Comedian Kevin Allison describes his BDSM highs similarly. “I was much too fascinated by the dynamic between myself and another person and the roles we were digging into and the energy that we were exploring than I was the drugs and alcohol,” Allison says of his early experiences with BDSM. He started getting deep into the fetish community when he spiraled into addiction after a divorce and decided to attend Dark Odyssey, a pansexual kink camp. He wasn’t sober yet, but at Dark Odyssey, he found that his heightened sensory experiences overtook his need to self-medicate with “booze, pot and poppers.” He began pursuing complete sobriety soon after, as well as a whole new relationship with his sexuality. Shame about his desires had been a driving force behind his addiction, he realized. Openly embracing the extremes of kink was a part of his path to sobriety.
Unlike Aarkey and Tony, Allison decided to seek out a kink-friendly therapist to guide him along this path, as opposed to a group meeting. “I knew that there was a fetish or two of mine that any random therapist that I might pull out of a phonebook might really balk at and shame me for having.” Instead, the therapist he found was able to move past his sexual preferences and onto the underlying emotional issues, like depression and anxiety. “I think that part of what we do as kinksters is to dance with shame, and accept it a little more,” Allison says.
Though there are ties (likely leather) that bind recovering kinksters together, inside the BDSM community, there are as many different routes to sobriety as there are people getting sober.

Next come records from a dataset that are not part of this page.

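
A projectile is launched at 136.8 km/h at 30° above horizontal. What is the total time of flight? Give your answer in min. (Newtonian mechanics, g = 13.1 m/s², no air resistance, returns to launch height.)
T = 2v₀sin(θ)/g (with unit conversion) = 0.04835 min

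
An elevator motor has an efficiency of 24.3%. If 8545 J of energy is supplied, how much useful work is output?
W_out = η × W_in = 0.243 × 8545 = 2076.4 J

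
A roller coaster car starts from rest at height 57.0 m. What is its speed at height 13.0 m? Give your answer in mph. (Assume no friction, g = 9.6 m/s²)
mgh₁ = ½mv₂² + mgh₂ → v₂ = √(2g(h₁−h₂)) = √(2×9.6×(57−13)) = 29.07 m/s = 65.02 mph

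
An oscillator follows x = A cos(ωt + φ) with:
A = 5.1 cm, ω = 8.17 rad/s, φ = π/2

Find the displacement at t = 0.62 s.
x = A cos(ωt + φ) = 5.1×cos(8.17×0.62 + π/2) = 4.786 cm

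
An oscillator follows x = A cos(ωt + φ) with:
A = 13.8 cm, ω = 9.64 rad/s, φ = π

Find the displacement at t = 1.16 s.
x = A cos(ωt + φ) = 13.8×cos(9.64×1.16 + π) = -2.563 cm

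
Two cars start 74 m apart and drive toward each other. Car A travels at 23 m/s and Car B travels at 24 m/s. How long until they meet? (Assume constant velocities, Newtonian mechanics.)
Combined speed: v_combined = 23 + 24 = 47 m/s
Time to meet: t = d/47 = 74/47 = 1.57 s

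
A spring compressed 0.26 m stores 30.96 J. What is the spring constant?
PE = ½kx² → k = 2PE/x² = 2×30.96/0.26² = 916.0 N/m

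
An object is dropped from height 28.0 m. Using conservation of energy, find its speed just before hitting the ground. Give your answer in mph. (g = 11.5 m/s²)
mgh = ½mv² → v = √(2gh) = √(2×11.5×28) = 25.38 m/s = 56.77 mph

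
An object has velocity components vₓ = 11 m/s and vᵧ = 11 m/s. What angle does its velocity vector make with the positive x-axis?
θ = arctan(vᵧ/vₓ) = arctan(11/11) = 45.0°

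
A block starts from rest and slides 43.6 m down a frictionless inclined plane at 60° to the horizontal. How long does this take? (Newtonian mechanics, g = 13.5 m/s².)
a = g sin(θ) = 13.5 × sin(60°) = 11.69 m/s²
t = √(2d/a) = √(2 × 43.6 / 11.69) = 2.73 s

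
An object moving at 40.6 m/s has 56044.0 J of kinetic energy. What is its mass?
KE = ½mv² → m = 2KE/v² = 2×56044.0/40.6² = 68.0 kg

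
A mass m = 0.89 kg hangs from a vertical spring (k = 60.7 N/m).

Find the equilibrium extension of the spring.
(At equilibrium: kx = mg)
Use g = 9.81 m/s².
x_eq = mg/k = 0.89×9.81/60.7 = 0.1438 m = 14.38 cm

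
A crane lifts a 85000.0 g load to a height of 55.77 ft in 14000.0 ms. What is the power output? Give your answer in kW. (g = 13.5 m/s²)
W = mgh = 85×13.5×17 = 1.951e+04 J
P = W/t = 1.951e+04/14 = 1393 W = 1.393 kW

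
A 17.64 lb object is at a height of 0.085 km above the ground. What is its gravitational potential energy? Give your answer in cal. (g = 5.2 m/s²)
PE = mgh = 8.001 kg × 5.2 m/s² × 85 m = 3537 J = 845.3 cal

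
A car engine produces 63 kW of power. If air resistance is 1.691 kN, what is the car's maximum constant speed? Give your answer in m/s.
P = Fv → v = P/F = 63000 W / 1691 N = 37.26 m/s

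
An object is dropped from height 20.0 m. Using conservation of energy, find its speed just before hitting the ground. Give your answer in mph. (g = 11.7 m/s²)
mgh = ½mv² → v = √(2gh) = √(2×11.7×20) = 21.63 m/s = 48.39 mph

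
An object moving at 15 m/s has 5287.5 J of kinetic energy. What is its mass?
KE = ½mv² → m = 2KE/v² = 2×5287.5/15² = 47.0 kg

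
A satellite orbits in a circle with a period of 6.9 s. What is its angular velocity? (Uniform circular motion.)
ω = 2π/T = 2π/6.9 = 0.9106 rad/s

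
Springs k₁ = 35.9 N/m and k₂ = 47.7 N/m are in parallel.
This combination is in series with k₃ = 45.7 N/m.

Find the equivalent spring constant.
k₁₂ = k₁ + k₂ = 83.6 N/m (parallel)
1/k_eq = 1/k₁₂ + 1/k₃ → k_eq = 29.55 N/m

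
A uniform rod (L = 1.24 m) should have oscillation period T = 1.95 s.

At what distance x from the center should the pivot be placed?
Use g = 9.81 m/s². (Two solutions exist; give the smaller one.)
T = 2π√((L²/12 + x²)/(gx)). Let c = T²g/(4π²) = 0.9449.
x² − cx + L²/12 = 0 → x = (c − √(c² − L²/3))/2 = 0.1641 m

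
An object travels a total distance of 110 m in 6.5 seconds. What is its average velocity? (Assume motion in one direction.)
v_avg = Δd / Δt = 110 / 6.5 = 16.92 m/s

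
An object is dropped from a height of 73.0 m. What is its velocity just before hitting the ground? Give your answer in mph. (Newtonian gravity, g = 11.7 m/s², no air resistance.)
v = √(2gh) (with unit conversion) = 92.45 mph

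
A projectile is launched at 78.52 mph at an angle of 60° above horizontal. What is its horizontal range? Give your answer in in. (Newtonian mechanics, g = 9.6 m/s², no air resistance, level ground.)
R = v₀² sin(2θ) / g (with unit conversion) = 4376.0 in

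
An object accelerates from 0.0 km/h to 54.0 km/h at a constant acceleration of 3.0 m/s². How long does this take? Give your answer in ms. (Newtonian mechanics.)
t = (v - v₀)/a (with unit conversion) = 5000.0 ms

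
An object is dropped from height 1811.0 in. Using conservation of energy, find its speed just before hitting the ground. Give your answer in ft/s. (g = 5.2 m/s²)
mgh = ½mv² → v = √(2gh) = √(2×5.2×46) = 21.87 m/s = 71.76 ft/s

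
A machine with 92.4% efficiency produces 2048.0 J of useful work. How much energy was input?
W_in = W_out/η = 2048.0/0.924 = 2216.5 J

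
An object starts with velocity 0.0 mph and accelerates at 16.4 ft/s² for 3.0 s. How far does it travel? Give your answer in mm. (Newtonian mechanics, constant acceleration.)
d = v₀t + ½at² (with unit conversion) = 22490.0 mm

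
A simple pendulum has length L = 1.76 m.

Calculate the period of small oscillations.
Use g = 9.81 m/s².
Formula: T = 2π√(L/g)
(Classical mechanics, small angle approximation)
T = 2π√(L/g) = 2π√(1.76/9.81) = 2.661 s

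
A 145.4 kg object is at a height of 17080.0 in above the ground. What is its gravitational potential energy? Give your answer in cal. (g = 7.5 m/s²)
PE = mgh = 145.4 kg × 7.5 m/s² × 433.8 m = 4.731e+05 J = 113100.0 cal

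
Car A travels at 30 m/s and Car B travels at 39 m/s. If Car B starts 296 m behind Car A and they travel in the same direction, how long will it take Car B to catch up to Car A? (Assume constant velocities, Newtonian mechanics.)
Relative speed: v_rel = 39 - 30 = 9 m/s
Time to catch: t = d₀/v_rel = 296/9 = 32.89 s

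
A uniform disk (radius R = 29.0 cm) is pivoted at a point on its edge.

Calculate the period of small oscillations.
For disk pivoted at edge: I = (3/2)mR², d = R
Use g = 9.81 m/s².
I/m = (3/2)R² = 0.1261 m²; d = R = 0.29 m
T = 2π√((3/2)R²/(gR)) = 2π√(3R/(2g)) = 1.323 s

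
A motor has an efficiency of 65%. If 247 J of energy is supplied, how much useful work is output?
W_out = η × W_in = 0.65 × 247 = 160.55 J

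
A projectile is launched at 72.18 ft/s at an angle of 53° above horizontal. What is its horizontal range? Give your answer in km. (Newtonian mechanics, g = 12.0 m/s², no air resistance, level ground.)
R = v₀² sin(2θ) / g (with unit conversion) = 0.03877 km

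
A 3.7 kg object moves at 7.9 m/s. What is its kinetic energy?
KE = ½mv² = ½×3.7×7.9² = 115.4585 J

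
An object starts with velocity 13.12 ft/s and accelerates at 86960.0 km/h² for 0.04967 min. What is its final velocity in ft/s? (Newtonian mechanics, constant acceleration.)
v = v₀ + at (with unit conversion) = 78.73 ft/s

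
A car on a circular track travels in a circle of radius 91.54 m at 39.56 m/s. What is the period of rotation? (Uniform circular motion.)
T = 2πr/v = 2π×91.54/39.56 = 14.54 s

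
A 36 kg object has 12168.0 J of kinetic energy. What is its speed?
KE = ½mv² → v = √(2KE/m) = √(2×12168.0/36) = 26.0 m/s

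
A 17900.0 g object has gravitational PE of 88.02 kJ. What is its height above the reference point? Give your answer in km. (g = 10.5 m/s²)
PE = mgh → h = PE/(mg) = 8.802e+04 J / (17.9 kg × 10.5 m/s²) = 468.3 m = 0.4683 km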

For Allison, Aarkey and Tony, their involvement in BDSM doesn’t just coexist with their sobriety, it fosters it. And that relationship is reflected in their ongoing recovery paths. Allison now hosts RISK!, a weekly podcast that allows people to tell their wildest stories about the things they’re ashamed of. Aarkey continues his work with Recovery in the Lifestyle, fostering a safe space for other sober fetishists. Tony is a social worker who speaks his truth through erotic fiction.
“The cuffs hold her up as she loses her balance and moans, and before she can orient herself or get a secure footing,” Tony writes in a passage that sums up the experience of kinky sobriety. “Her other knee draws up, she cries out, and I spin her more. This is why I bother to stay off substances, so I can fully be here. She knows me and inhabits my power and joy in the same way that I feel her shame, complicity, desire and desperation.”